In a recent discovery, astronomers have spotted an exoplanet or super-Earth that is four times the size of our planet. The exoplanet Ross 508 b orbits a red dwarf star called Ross 508. Although the star is only 36.5 light-years away, it is too dim to see with the naked eye. Astronomers have noted that the planet is in the habitable zone of the host star. The findings are part of the study titled “A Super-Earth Orbiting Near the Inner Edge of the Habitable Zone around the M4.5-dwarf Ross 508”.
The study has been accepted for publication in the journal Publications of the Astronomical Society of Japan. The planet, Ross 508 b, orbits the star at a distance that provides temperatures conducive to the formation of water on the planet’s surface. This indicates that Ross 508 b is in the star’s habitable zone.
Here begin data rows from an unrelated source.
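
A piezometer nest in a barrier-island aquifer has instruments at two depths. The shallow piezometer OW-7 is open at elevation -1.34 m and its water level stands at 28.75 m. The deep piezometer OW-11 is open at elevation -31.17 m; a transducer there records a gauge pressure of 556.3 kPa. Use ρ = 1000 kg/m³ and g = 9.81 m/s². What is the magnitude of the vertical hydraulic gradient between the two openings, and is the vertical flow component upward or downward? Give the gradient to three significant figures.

|i_v| ≈ 0.108; vertical flow is downward

Total head at OW-7: h = 28.75 m (water level in the standpipe).
Pressure head at OW-11: ψ = P/(ρg) = 556.3×1000 / (1000 × 9.81) = 56.71 m.
Total head at OW-11: h = z + ψ = -31.17 + 56.71 = 25.54 m.
Δh = h(OW-7) − h(OW-11) = 28.75 − 25.54 = 3.21 m.
Vertical separation Δz = -1.34 − (-31.17) = 29.83 m.
|i_v| = |Δh| / Δz = 3.21 / 29.83 = 0.108.
Head is higher in the shallow piezometer, so vertical flow is downward (recharge condition).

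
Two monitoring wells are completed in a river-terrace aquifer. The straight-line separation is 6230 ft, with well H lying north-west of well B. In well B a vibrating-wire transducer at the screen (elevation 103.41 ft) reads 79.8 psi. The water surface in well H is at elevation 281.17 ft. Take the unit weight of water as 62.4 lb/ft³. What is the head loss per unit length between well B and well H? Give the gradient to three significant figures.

i ≈ 0.00103 ft/ft

Pressure head at well B: ψ = 144·P/γ = 144 × 79.8 / 62.4 = 184.15 ft.
Total head at well B: h = z + ψ = 103.41 + 184.15 = 287.56 ft.
Total head at well H: h = 281.17 ft (water level in the piezometer is the total head).
Head difference: h(well B) − h(well H) = 287.56 − 281.17 = 6.39 ft.
Hydraulic gradient: i = |Δh| / L = 6.39 / 6230 = 0.00103.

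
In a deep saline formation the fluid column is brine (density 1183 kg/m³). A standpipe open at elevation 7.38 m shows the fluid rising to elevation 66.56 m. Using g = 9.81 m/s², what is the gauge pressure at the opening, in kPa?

P ≈ 687 kPa

Pressure head ψ = h − z = 66.56 − 7.38 = 59.18 m.
P = ρgψ = 1183 × 9.81 × 59.18 = 686798 Pa ≈ 687 kPa.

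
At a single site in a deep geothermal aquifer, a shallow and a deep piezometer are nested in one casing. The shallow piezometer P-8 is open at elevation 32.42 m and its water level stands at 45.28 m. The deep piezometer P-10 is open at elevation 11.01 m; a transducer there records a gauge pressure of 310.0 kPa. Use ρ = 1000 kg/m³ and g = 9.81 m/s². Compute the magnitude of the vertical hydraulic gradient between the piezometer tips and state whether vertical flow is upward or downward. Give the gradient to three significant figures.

Total head at P-8: h = 45.28 m (water level in the standpipe).
Pressure head at P-10: ψ = P/(ρg) = 310.0×1000 / (1000 × 9.81) = 31.60 m.
Total head at P-10: h = z + ψ = 11.01 + 31.60 = 42.61 m.
Δh = h(P-8) − h(P-10) = 45.28 − 42.61 = 2.67 m.
Vertical separation Δz = 32.42 − 11.01 = 21.41 m.
|i_v| = |Δh| / Δz = 2.67 / 21.41 = 0.125.
Head is higher in the shallow piezometer, so vertical flow is downward (recharge condition).

|i_v| ≈ 0.125; vertical flow is downward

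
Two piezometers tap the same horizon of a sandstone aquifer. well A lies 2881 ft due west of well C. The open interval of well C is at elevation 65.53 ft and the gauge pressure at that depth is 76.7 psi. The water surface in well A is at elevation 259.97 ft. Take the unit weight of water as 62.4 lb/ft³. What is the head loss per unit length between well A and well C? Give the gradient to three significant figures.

Pressure head at well C: ψ = 144·P/γ = 144 × 76.7 / 62.4 = 177.00 ft.
Total head at well C: h = z + ψ = 65.53 + 177.00 = 242.53 ft.
Total head at well A: h = 259.97 ft (water level in the piezometer is the total head).
Head difference: h(well C) − h(well A) = 242.53 − 259.97 = -17.44 ft.
Hydraulic gradient: i = |Δh| / L = 17.44 / 2881 = 0.00605.

i ≈ 0.00605 ft/ft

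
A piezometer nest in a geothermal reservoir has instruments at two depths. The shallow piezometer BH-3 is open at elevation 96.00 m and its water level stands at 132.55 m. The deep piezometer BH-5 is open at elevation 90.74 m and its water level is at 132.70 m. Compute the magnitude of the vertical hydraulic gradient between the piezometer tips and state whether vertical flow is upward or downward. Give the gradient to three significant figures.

|i_v| ≈ 0.0285; vertical flow is upward

Total head at BH-3: h = 132.55 m (water level in the standpipe).
Total head at BH-5: h = 132.70 m.
Δh = h(BH-3) − h(BH-5) = 132.55 − 132.70 = -0.15 m.
Vertical separation Δz = 96.00 − 90.74 = 5.26 m.
|i_v| = |Δh| / Δz = 0.15 / 5.26 = 0.0285.
Head is higher in the deep piezometer, so vertical flow is upward (discharge condition).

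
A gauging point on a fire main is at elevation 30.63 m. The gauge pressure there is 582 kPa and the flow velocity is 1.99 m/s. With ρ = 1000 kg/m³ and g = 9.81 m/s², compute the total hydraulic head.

Pressure head ψ = P/(ρg) = 582×1000 / (1000 × 9.81) = 59.33 m.
Velocity head = v²/(2g) = 1.99² / (2 × 9.81) = 0.202 m.
h = z + ψ + v²/(2g) = 30.63 + 59.33 + 0.202 = 90.16 m.

h ≈ 90.16 m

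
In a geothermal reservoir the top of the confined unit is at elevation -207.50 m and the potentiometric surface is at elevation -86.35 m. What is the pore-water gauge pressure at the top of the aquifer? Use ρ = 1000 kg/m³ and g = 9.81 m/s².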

But just being in the habitable zone doesn’t mean the planet will support life. Even Mars is within the Sun’s habitable zone, but it still can’t sustain life. Taking into account the planetary mass limits, Ross 508 is likely a terrestrial or rocky rather than a gaseous planet.
Researchers were able to see the planet near a dim star using the Subaru telescope at the National Astronomical Observatory of Japan (NAOJ) in Hawaii. Because the star is smaller than our sun, Ross 508 b orbits it every 10.75 days. In addition, Ross 508 is significantly faint and thus Ross 508 b experiences 1.4 times the solar radiation witnessed by Earth.
The Ross 508 is 18 percent the mass of the sun, making it the faintest and smallest star orbiting the world discovered using radial velocity. The radial velocity method or the wobble or Doppler method is one of the techniques used for finding exoplanets.
The techniques used for locating exoplanets are more effective at finding the giant worlds such as gaseous planets orbiting at a distance too hot for liquid water. Locating other types of planets is considered more difficult by astronomers.